MAP- and MLE-Based Teaching

Hans Ulrich Simon,Jan Arne Telle
DOI: https://doi.org/10.48550/arXiv.2307.05252
2023-07-11
Abstract:Imagine a learner L who tries to infer a hidden concept from a collection of observations. Building on the work [4] of Ferri et al., we assume the learner to be parameterized by priors P(c) and by c-conditional likelihoods P(z|c) where c ranges over all concepts in a given class C and z ranges over all observations in an observation set Z. L is called a MAP-learner (resp. an MLE-learner) if it thinks of a collection S of observations as a random sample and returns the concept with the maximum a-posteriori probability (resp. the concept which maximizes the c-conditional likelihood of S).
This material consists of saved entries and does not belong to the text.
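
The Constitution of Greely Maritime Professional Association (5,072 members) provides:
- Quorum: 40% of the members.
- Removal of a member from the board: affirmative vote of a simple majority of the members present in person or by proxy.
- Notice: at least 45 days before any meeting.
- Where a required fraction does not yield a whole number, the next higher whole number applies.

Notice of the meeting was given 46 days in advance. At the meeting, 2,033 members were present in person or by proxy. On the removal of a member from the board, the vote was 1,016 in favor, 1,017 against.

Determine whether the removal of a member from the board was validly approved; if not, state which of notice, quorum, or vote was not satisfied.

Notice: 46 days given; 45 required. Satisfied.
Quorum: 40% of 5,072 = 2,028.80, rounded up to 2,029; 2,033 present. Satisfied.
Vote: requires a majority of those present (2,033); a majority of 2033 is 1017, so 1,017 needed; 1,016 in favor. Not satisfied.

Invalid — vote requirement not satisfied.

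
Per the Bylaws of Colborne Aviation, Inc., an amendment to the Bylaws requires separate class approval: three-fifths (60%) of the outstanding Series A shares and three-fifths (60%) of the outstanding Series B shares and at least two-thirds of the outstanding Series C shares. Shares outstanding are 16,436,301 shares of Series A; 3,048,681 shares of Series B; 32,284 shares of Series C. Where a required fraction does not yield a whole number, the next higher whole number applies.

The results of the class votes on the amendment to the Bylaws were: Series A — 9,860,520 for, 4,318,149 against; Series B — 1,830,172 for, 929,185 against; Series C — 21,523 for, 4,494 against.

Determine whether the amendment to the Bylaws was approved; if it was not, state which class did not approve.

Series A: 3/5 of 16436301 = 9861780.60, rounded up to 9861781; 9,861,781 required, 9,860,520 in favor — not approved.
Series B: 3/5 of 3048681 = 1829208.60, rounded up to 1829209; 1,829,209 required, 1,830,172 in favor — approved.
Series C: 2/3 of 32284 = 21522.67, rounded up to 21523; 21,523 required, 21,523 in favor — approved.

Not approved — the Series A shares did not give the required vote.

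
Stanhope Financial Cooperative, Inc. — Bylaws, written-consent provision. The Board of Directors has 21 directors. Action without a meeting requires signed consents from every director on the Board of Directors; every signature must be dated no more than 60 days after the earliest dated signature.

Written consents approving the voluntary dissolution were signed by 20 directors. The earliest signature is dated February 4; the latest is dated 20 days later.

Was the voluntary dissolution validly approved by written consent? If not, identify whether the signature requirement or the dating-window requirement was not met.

Not effective — insufficient signatures.

Signatures required: the unanimous vote of 21 — unanimous means all 21, so 21 needed; 20 signed. Insufficient.
Dating window: the latest signature is 20 days after the earliest; the limit is 60 days. Within the window.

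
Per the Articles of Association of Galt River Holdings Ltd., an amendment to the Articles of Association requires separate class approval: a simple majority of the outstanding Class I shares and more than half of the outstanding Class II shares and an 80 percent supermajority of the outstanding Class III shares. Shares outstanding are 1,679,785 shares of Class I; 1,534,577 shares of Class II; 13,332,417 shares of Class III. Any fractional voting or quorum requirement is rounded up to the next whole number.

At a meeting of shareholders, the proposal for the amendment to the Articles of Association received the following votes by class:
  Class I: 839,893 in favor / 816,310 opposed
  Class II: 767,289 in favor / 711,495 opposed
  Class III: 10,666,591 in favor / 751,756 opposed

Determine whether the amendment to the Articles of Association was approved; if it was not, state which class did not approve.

Approved — every class gave the required vote.

Class I: a majority of 1679785 is 839893; 839,893 required, 839,893 in favor — approved.
Class II: a majority of 1534577 is 767289; 767,289 required, 767,289 in favor — approved.
Class III: 4/5 of 13332417 = 10665933.60, rounded up to 10665934; 10,665,934 required, 10,666,591 in favor — approved.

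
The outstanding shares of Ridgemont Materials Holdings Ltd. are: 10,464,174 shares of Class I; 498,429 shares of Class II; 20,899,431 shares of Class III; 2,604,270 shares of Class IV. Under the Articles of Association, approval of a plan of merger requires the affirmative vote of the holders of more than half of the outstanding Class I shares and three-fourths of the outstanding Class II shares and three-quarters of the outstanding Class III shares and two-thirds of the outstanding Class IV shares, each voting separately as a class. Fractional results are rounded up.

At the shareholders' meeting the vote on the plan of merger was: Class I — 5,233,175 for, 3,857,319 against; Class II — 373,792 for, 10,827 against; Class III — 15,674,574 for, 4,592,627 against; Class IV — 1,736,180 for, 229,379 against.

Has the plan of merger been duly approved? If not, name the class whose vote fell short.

Not approved — the Class II shares did not give the required vote.

Class I: a majority of 10464174 is 5232088; 5,232,088 required, 5,233,175 in favor — approved.
Class II: 3/4 of 498429 = 373821.75, rounded up to 373822; 373,822 required, 373,792 in favor — not approved.
Class III: 3/4 of 20899431 = 15674573.25, rounded up to 15674574; 15,674,574 required, 15,674,574 in favor — approved.
Class IV: 2/3 of 2604270 = 1736180; 1,736,180 required, 1,736,180 in favor — approved.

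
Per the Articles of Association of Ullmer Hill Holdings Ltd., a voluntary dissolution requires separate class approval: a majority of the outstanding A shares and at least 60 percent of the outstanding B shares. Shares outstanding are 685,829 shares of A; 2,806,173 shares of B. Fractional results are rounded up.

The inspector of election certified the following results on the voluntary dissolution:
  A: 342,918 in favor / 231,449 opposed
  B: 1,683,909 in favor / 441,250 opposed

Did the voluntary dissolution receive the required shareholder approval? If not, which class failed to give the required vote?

Approved — every class gave the required vote.

A: a majority of 685829 is 342915; 342,915 required, 342,918 in favor — approved.
B: 3/5 of 2806173 = 1683703.80, rounded up to 1683704; 1,683,704 required, 1,683,909 in favor — approved.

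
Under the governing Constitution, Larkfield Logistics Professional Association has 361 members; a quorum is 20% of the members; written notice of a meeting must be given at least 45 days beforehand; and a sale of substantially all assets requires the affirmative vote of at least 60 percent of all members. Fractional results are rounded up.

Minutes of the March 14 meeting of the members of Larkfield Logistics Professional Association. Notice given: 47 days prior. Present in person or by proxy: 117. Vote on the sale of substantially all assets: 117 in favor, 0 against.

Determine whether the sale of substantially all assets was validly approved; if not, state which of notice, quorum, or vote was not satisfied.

Notice: 47 days given; 45 required. Satisfied.
Quorum: 20% of 361 = 72.20, rounded up to 73; 117 present. Satisfied.
Vote: requires three-fifths of all members (361); 3/5 of 361 = 216.60, rounded up to 217, so 217 needed; 117 in favor. Not satisfied.

Invalid — vote requirement not satisfied.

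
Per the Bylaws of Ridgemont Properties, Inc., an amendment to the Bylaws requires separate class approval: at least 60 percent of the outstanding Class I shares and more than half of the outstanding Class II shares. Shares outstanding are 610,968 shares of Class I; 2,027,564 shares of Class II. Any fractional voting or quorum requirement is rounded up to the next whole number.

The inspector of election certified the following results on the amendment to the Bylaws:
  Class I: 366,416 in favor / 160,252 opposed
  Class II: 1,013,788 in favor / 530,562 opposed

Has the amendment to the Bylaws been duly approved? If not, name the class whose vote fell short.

Not approved — the Class I shares did not give the required vote.

Class I: 3/5 of 610968 = 366580.80, rounded up to 366581; 366,581 required, 366,416 in favor — not approved.
Class II: a majority of 2027564 is 1013783; 1,013,783 required, 1,013,788 in favor — approved.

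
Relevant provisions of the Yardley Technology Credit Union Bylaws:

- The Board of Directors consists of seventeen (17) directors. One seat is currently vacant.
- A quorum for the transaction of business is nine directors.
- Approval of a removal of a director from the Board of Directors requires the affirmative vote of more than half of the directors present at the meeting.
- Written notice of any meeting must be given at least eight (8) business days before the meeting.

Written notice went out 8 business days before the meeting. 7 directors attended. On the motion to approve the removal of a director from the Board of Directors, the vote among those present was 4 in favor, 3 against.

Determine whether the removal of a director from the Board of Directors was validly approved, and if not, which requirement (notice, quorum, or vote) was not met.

Notice: 8 business days given; 8 required (8 ≥ 8). Satisfied.
Quorum: 7 present; quorum is 9. Not satisfied.
Vote: the removal of a director from the Board of Directors requires a majority of the directors present (7). A majority of 7 is 4, so 4 affirmative votes are needed; 4 voted in favor. Satisfied. (Moot — without a quorum no business can be validly transacted.)

Invalid — quorum requirement not satisfied.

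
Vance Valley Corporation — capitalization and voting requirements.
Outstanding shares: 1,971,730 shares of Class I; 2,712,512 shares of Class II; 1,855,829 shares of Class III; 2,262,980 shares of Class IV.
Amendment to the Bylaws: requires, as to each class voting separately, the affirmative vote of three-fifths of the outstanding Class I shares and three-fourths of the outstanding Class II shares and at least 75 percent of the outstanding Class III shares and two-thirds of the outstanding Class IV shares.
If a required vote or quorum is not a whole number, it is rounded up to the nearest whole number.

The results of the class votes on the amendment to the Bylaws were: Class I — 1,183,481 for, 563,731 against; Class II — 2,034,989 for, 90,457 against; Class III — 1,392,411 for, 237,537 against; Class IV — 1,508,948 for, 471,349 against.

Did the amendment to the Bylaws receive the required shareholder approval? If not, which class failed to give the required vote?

Class I: 3/5 of 1971730 = 1183038; 1,183,038 required, 1,183,481 in favor — approved.
Class II: 3/4 of 2712512 = 2034384; 2,034,384 required, 2,034,989 in favor — approved.
Class III: 3/4 of 1855829 = 1391871.75, rounded up to 1391872; 1,391,872 required, 1,392,411 in favor — approved.
Class IV: 2/3 of 2262980 = 1508653.33, rounded up to 1508654; 1,508,654 required, 1,508,948 in favor — approved.

Approved — every class gave the required vote.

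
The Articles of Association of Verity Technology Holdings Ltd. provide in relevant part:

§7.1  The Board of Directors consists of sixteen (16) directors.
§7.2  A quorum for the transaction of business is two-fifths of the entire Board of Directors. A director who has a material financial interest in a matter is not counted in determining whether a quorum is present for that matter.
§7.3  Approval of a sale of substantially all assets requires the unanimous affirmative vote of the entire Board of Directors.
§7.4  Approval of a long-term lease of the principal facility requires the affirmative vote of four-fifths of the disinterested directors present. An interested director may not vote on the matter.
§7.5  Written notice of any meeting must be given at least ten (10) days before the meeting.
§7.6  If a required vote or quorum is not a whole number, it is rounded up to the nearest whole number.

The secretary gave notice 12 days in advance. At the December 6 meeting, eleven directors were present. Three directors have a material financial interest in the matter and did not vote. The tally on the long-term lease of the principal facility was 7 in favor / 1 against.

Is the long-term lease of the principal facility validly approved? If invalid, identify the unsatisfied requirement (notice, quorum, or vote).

Notice: 12 days given; 10 required (12 ≥ 10). Satisfied.
Quorum: 11 present, but the 3 interested directors do not count, leaving 8. Quorum is 7. Satisfied.
Vote: the long-term lease of the principal facility requires four-fifths of the disinterested directors present (11 − 3 = 8). 4/5 of 8 = 6.40, rounded up to 7, so 7 affirmative votes are needed; 7 voted in favor. Satisfied.

Valid — all requirements satisfied.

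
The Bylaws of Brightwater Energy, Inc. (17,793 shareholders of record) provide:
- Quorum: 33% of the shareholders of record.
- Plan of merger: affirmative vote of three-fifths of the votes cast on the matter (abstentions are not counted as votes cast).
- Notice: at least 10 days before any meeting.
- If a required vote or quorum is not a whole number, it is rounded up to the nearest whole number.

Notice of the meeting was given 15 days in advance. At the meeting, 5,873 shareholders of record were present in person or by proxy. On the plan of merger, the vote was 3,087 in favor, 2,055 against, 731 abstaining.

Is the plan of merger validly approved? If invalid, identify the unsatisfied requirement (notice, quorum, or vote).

Notice: 15 days given; 10 required. Satisfied.
Quorum: 33% of 17,793 = 5,871.69, rounded up to 5,872; 5,873 present. Satisfied.
Vote: requires three-fifths of the votes cast (5,873 − 731 abstaining = 5,142); 3/5 of 5142 = 3085.20, rounded up to 3086, so 3,086 needed; 3,087 in favor. Satisfied.

Valid — all requirements satisfied.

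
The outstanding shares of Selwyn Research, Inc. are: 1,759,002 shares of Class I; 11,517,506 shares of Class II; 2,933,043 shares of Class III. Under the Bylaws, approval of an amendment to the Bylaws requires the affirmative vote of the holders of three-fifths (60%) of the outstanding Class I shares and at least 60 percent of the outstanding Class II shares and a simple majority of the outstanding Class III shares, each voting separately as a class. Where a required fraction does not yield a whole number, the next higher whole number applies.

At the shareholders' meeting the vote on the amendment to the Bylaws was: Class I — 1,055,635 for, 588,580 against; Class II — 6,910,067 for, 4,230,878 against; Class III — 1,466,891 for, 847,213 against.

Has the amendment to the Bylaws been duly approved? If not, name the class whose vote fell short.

Not approved — the Class II shares did not give the required vote.

Class I: 3/5 of 1759002 = 1055401.20, rounded up to 1055402; 1,055,402 required, 1,055,635 in favor — approved.
Class II: 3/5 of 11517506 = 6910503.60, rounded up to 6910504; 6,910,504 required, 6,910,067 in favor — not approved.
Class III: a majority of 2933043 is 1466522; 1,466,522 required, 1,466,891 in favor — approved.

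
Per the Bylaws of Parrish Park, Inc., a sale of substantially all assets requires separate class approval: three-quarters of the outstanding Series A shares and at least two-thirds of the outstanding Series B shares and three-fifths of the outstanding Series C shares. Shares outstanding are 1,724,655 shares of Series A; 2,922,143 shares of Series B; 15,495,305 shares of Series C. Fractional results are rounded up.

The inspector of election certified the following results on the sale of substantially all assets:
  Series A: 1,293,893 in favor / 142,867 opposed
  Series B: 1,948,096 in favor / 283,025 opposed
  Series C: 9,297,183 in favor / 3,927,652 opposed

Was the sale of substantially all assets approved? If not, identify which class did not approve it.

Series A: 3/4 of 1724655 = 1293491.25, rounded up to 1293492; 1,293,492 required, 1,293,893 in favor — approved.
Series B: 2/3 of 2922143 = 1948095.33, rounded up to 1948096; 1,948,096 required, 1,948,096 in favor — approved.
Series C: 3/5 of 15495305 = 9297183; 9,297,183 required, 9,297,183 in favor — approved.

Approved — every class gave the required vote.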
Depending on whether L assumes that S is obtained from ordered or unordered sampling resp. from sampling with or without replacement, we can distinguish four different sampling modes. Given a target concept c in C, a teacher for a MAP-learner L aims at finding a smallest collection of observations that causes L to return c. This approach leads in a natural manner to various notions of a MAP- or MLE-teaching dimension of a concept class C. Our main results are: We show that this teaching model has some desirable monotonicity properties. We clarify how the four sampling modes are related to each other. As for the (important!) special case, where concepts are subsets of a domain and observations are 0,1-labeled examples, we obtain some additional results. First of all, we characterize the MAP- and MLE-teaching dimension associated with an optimally parameterized MAP-learner graph-theoretically. From this central result, some other ones are easy to derive. It is shown, for instance, that the MLE-teaching dimension is either equal to the MAP-teaching dimension or exceeds the latter by 1. It is shown furthermore that these dimensions can be bounded from above by the so-called antichain number, the VC-dimension and related combinatorial parameters. Moreover they can be computed in polynomial time.
Machine Learning
What problem does this paper attempt to address?
The problem that this paper attempts to solve is how to effectively teach a machine - learning model to recognize specific concepts under different sampling modes. Specifically, the paper explores how a teacher can select the minimum number of observed data sets under the maximum a posteriori probability (MAP) and maximum likelihood estimation (MLE) frameworks so that the learner can correctly infer the target concept. The research focuses on the influence of different sampling methods (ordered / unordered sampling, sampling with / without replacement) on teaching efficiency and the relationship between these sampling methods and the teaching dimension of the concept class. The main contributions of the paper include: 1. **Monotonicity property**: It is proved that the MAP teaching model has two intuitive monotonicity properties, that is, adding new observed data usually leads to a smaller MAP teaching dimension, while adding new concepts will increase the MAP teaching dimension. 2. **Comparison of sampling modes**: Four different sampling modes (ordered / unordered sampling, sampling with / without replacement) are analyzed, and it is pointed out that two of these modes (ordered sampling with replacement and unordered sampling with replacement) are equivalent, while the other modes are mutually incompatible, that is, the size of the MAP teaching dimension they lead to depends on the specific concept class and the learner's parameter settings. 3. **Results in special cases**: For the important special case where the concept is a subset of the domain and the observed data are 0, 1 - labeled examples, the paper provides additional results, including: - The MAP teaching dimension of the optimally parameterized MAP learner is described using graph - theoretic methods. - It is proved that the MLE teaching dimension is either equal to the MAP teaching dimension or 1 more than the latter. - It is pointed out that these teaching dimensions can be upper - bounded by relevant combinatorial parameters such as the so - called antichain number and VC dimension. - It is further shown that these teaching dimensions can be calculated in polynomial time from the natural encoding of the concept class. Through these studies, the paper not only deepens the understanding of machine - teaching theory but also provides a theoretical basis for the design of teaching strategies in practical applications.